Comet Metrics#

Spark SQL Metrics#

Set spark.comet.metrics.detailed=true to see all available Comet metrics.

CometScanExec#

Metric

Description

scan time

Total time to scan a Parquet file. This is not comparable to the same metric in Spark because Comet’s scan metric is more accurate. Although both Comet and Spark measure the time in nanoseconds, Spark rounds this time to the nearest millisecond per batch and Comet does not.

Exchange#

Comet adds some additional metrics:

Metric

Description

native shuffle time

Total time in native code excluding any child operators.

repartition time

Time to repartition batches.

memory pool time

Time interacting with memory pool.

encoding and compression time

Time to encode batches in IPC format and compress using ZSTD.

Native Metrics#

Setting spark.comet.explain.native.enabled=true will cause native plans to be logged in each executor. Metrics are logged for each native plan (and there is one plan per task, so this is very verbose).

Here is a guide to some of the native metrics.

ScanExec#

Metric

Description

elapsed_compute

Total time spent in this operator, fetching batches from a JVM iterator.

jvm_fetch_time

Time spent in the JVM fetching input batches to be read by this ScanExec instance.

arrow_ffi_time

Time spent using Arrow FFI to create Arrow batches from the memory addresses returned from the JVM.

ShuffleWriterExec#

Metric

Description

elapsed_compute

Total time excluding any child operators.

repart_time

Time to repartition batches.

ipc_time

Time to encode batches in IPC format and compress using ZSTD.

mempool_time

Time interacting with memory pool.

write_time

Time spent writing bytes to disk.

Task-Level Input Metrics on Spark 4.1+#

Comet’s native scans set inputMetrics.bytesRead to the actual file IO performed by the DataFusion parquet reader (bytes_scanned). This is the truthful number you would see at the filesystem layer.

Spark 4.1 changed its own parquet reader to pre-open the SeekableInputStream and read the file footer outside the FileScanRDD.compute() thread. Spark’s inputMetrics.bytesRead is updated from a Hadoop FileSystem thread-local byte counter that only captures reads on the compute() thread, so reads serviced by the pre-opened stream’s internal buffer go uncounted.

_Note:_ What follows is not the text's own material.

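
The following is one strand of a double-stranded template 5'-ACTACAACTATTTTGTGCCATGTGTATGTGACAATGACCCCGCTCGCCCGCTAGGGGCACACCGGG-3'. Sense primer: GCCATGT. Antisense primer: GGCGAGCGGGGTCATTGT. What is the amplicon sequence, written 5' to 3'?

5'-GCCATGTGTATGTGACAATGACCCCGCTCGCC-3'

The forward primer matches the template at positions 17–23.
Reverse complement of the reverse primer: ACAATGACCCCGCTCGCC. This occurs on the top strand at positions 31–48.
The product is the template from position 17 through 48 (32 bp).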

The under-count is largest when the file fits in the pre-fetched buffer (tiny files, unit test sizes) and shrinks as files grow large enough that subsequent row-group reads cross the buffer and trigger fresh FS reads on the compute() thread.

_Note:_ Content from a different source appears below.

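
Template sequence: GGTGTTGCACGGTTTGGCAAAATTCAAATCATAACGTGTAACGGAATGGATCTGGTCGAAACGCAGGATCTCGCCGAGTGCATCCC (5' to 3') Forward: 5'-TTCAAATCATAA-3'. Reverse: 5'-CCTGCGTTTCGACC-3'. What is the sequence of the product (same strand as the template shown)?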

This is purely an observability difference: inputMetrics.bytesRead is reported to listeners and the Spark UI but is not consumed by the planner, the optimizer, or AQE, so the discrepancy does not affect query plans, partitioning, or correctness. Records read (recordsRead) is unaffected and remains exactly equal between Comet and Spark.

If you compare Comet’s bytesRead against vanilla Spark’s on Spark 4.1+ (via the Spark UI or the REST API), expect Comet’s number to be substantially larger for small files, and closer to Spark’s for large files. Comet’s value reflects what the storage layer actually delivered.